Como a AMI, as restantes instituições redistributivas tiveram este ano menos alimentos para entregar aos mais carenciados, sendo que continuaram a contar, por exemplo, com os géneros recolhidos em campanhas como a que o Banco Alimentar promove todos os anos.  

Citada pela Lusa, a presidente do CDS-PP, Assunção Cristas, disse nesta sexta-feira que as explicações do ministro Vieira da Silva sobre as verbas do Fundo "não colhem". "Para o CDS, as explicações do ministro Vieira da Silva em relação às verbas que não estão a ser aplicadas do Fundo Europeu de Auxílio às Pessoas Mais Carenciadas são explicações que não colhem. Na verdade, aquilo que mais importa às pessoas que recebem alimentos por esta via é ter a garantia de que neste ano continuarão a receber" alimentos através dessa verba, declarou a centrista em palavras aos jornalistas em Lisboa, na sede do partido.

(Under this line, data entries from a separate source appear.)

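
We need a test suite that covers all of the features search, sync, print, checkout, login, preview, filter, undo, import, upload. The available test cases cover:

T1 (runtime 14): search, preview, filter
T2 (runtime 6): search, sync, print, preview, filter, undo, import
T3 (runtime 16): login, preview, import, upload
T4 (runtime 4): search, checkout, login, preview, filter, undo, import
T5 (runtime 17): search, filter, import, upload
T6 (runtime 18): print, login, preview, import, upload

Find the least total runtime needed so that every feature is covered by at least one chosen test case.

T2, T3, T4 cover every feature at runtime 6 + 16 + 4 = 26.
Any cover uses at least 3 test cases; among all covering selections none totals below 26.

26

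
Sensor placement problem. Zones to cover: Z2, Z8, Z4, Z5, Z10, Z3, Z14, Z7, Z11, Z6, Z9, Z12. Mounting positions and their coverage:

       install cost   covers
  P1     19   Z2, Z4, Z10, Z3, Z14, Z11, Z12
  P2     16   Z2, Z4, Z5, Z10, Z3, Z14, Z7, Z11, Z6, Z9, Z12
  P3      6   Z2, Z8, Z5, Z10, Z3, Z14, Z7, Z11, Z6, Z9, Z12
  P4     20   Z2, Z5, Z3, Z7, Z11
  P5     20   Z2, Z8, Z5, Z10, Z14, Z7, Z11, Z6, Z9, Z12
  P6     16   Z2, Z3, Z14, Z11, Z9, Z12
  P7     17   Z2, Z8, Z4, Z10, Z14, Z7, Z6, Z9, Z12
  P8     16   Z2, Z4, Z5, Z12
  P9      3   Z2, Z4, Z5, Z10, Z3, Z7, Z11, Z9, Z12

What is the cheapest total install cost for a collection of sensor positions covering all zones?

P3, P9 cover every zone at install cost 6 + 3 = 9.
Any cover uses at least 2 sensor positions; among all covering selections none totals below 9.

9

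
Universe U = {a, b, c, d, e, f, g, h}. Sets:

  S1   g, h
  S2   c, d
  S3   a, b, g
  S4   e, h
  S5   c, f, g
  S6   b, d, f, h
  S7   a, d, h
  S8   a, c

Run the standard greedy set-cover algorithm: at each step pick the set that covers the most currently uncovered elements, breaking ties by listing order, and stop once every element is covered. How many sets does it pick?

4

Pick 1: S6 covers 4 new elements (b, d, f, h).
Pick 2: S3 covers 2 new elements (a, g).
Pick 3: S2 covers 1 new elements (c).
Pick 4: S4 covers 1 new elements (e).
Greedy uses 4 sets.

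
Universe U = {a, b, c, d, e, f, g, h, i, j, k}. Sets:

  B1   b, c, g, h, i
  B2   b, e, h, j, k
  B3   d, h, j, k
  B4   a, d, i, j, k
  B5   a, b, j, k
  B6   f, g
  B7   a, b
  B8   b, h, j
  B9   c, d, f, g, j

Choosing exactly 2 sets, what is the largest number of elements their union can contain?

Choosing B1, B4 covers {a, b, c, d, g, h, i, j, k} — 9 elements.
No choice of 2 sets does better; here e, f are left uncovered.

9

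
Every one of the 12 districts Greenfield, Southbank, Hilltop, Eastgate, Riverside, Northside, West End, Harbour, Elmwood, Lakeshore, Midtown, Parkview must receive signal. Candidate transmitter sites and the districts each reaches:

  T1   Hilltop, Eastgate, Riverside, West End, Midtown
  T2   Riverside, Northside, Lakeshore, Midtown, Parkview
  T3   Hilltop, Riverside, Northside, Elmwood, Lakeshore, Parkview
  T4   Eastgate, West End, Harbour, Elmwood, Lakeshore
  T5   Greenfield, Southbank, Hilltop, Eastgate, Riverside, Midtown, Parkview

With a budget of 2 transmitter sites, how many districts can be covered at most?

11

Choosing T4, T5 covers {Greenfield, Southbank, Hilltop, Eastgate, Riverside, West End, Harbour, Elmwood, Lakeshore, Midtown, Parkview} — 11 districts.
No choice of 2 transmitter sites does better; here Northside is left uncovered.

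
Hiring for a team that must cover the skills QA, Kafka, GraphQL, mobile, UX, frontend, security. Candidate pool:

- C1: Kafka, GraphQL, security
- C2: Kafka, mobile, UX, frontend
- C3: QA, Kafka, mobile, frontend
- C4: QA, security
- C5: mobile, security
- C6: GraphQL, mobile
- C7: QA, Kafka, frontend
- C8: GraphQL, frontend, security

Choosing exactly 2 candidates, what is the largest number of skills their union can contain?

6

Choosing C1, C2 covers {Kafka, GraphQL, mobile, UX, frontend, security} — 6 skills.
No choice of 2 candidates does better; here QA is left uncovered.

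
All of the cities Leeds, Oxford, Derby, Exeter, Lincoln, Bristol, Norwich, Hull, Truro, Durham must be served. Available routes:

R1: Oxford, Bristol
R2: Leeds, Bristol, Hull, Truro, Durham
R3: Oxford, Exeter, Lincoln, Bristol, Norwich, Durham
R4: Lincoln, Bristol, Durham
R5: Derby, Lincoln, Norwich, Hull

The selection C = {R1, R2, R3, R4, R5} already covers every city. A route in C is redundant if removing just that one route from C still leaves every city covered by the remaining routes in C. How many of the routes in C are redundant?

Drop R1: the rest still cover every city — redundant.
Drop R2: Leeds, Truro uncovered — not redundant.
Drop R3: Exeter uncovered — not redundant.
Drop R4: the rest still cover every city — redundant.
Drop R5: Derby uncovered — not redundant.
2 redundant: R1, R4.

2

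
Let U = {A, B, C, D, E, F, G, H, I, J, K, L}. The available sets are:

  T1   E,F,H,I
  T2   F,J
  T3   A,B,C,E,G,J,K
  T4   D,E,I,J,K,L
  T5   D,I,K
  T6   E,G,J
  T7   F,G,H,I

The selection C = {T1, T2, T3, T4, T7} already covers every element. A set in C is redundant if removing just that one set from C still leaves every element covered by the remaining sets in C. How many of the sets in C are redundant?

3

Drop T1: the rest still cover every element — redundant.
Drop T2: the rest still cover every element — redundant.
Drop T3: A, B, C uncovered — not redundant.
Drop T4: D, L uncovered — not redundant.
Drop T7: the rest still cover every element — redundant.
3 redundant: T1, T2, T7.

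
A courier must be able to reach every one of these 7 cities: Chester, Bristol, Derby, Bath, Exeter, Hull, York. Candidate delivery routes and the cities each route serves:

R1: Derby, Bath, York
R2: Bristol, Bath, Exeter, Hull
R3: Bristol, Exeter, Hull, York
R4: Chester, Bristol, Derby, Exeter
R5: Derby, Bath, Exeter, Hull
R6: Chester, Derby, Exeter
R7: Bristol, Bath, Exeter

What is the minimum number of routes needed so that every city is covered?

3

R1, R2, R4 together cover {Chester, Bristol, Derby, Bath, Exeter, Hull, York} — every city.
No 2 of the 7 routes cover everything (all 21 pairs fall short), so 3 is minimum.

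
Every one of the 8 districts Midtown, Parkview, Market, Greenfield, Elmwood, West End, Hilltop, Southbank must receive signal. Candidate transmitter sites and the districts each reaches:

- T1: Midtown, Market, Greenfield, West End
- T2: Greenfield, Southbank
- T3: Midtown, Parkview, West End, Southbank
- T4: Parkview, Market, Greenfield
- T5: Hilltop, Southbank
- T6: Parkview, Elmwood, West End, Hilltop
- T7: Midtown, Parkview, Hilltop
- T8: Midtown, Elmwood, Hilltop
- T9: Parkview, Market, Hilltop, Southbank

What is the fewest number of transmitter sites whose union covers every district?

T1, T2, T6 together cover {Midtown, Parkview, Market, Greenfield, Elmwood, West End, Hilltop, Southbank} — every district.
No 2 of the 9 transmitter sites cover everything (all 36 pairs fall short), so 3 is minimum.

3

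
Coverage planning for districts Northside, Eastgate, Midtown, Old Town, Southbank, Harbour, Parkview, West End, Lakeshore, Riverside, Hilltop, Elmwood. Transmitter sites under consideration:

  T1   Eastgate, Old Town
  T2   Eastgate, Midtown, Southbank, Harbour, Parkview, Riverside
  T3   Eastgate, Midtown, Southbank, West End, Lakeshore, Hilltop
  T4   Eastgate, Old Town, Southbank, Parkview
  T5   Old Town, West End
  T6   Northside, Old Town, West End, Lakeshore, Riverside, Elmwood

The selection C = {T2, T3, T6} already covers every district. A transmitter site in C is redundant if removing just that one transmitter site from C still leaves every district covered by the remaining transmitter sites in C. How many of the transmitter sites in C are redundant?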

O Fundo de Auxílio Europeu às Pessoas mais Carenciadas apoia medidas dos países da União Europeia que visem prestar assistência material às pessoas mais necessitadas. As medidas de assistência material englobam, nomeadamente, a distribuição de alimentos, roupa e outros artigos de uso pessoal, como calçado ou sabão. Mais de 3,8 mil milhões de euros foram afectados a este fundo para o período de 2014 a 2020, aos quais os Estados-membros podem candidatar-se. Além disso, os países têm de cofinanciar, pelo menos, 15% dos programas nacionais que adoptem.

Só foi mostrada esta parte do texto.